Change model/models/backbone/__init__.py

  • add from .vgg import VGG
  • add "VGG" into __all__

Change config you use( original FasterRCNN config)

model = dict(
    type='FasterRCNN',
    pretrained=None,
    backbone=dict(
        type='VGG',
        depth=19,
        with_bn=False,
        num_stages=5,
        dilations=(1, 1, 1, 1, 1),
        out_indices=(1, 2, 3, 4),
        frozen_stages=-1,
        bn_eval=False,
        bn_frozen=False,
        ceil_mode=False,
        with_last_pool=False,
    ),
    neck=dict(
        in_channels=[128, 256, 512, 512],),
)

Only modifications are displayed PS: Not support pretrain model yet

How to support vgg19 pre-trained on ImageNet?

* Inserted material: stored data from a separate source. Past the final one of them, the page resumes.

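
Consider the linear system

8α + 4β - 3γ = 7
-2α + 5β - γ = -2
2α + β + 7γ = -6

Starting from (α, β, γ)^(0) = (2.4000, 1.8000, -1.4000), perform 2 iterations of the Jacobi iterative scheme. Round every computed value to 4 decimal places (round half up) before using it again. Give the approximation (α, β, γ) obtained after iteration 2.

Iteration 1:
  α = (7 - (4)·1.8000 - (-3)·-1.4000) / (8) = -0.5500
  β = (-2 - (-2)·2.4000 - (-1)·-1.4000) / (5) = 0.2800
  γ = (-6 - (2)·2.4000 - (1)·1.8000) / (7) = -1.8000
Iteration 2:
  α = (7 - (4)·0.2800 - (-3)·-1.8000) / (8) = 0.0600
  β = (-2 - (-2)·-0.5500 - (-1)·-1.8000) / (5) = -0.9800
  γ = (-6 - (2)·-0.5500 - (1)·0.2800) / (7) = -0.7400

(0.0600, -0.9800, -0.7400)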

zhanghao5201 commented 2 years ago

1. not registry

  1. put vgg.py in mmdet/models/backbones/vgg.py
  2. add from .vgg import VGG
  3. add "VGG" into __all__

2. Replace the corresponding entry

You can refer to the documentation

i also do as this, but it is still wrong KeyError: "SingleStageDetector: 'XXNet is not in the models registry'"

pinnintipraneethkumar commented 1 year ago

Thanks for the answer! it worked for me..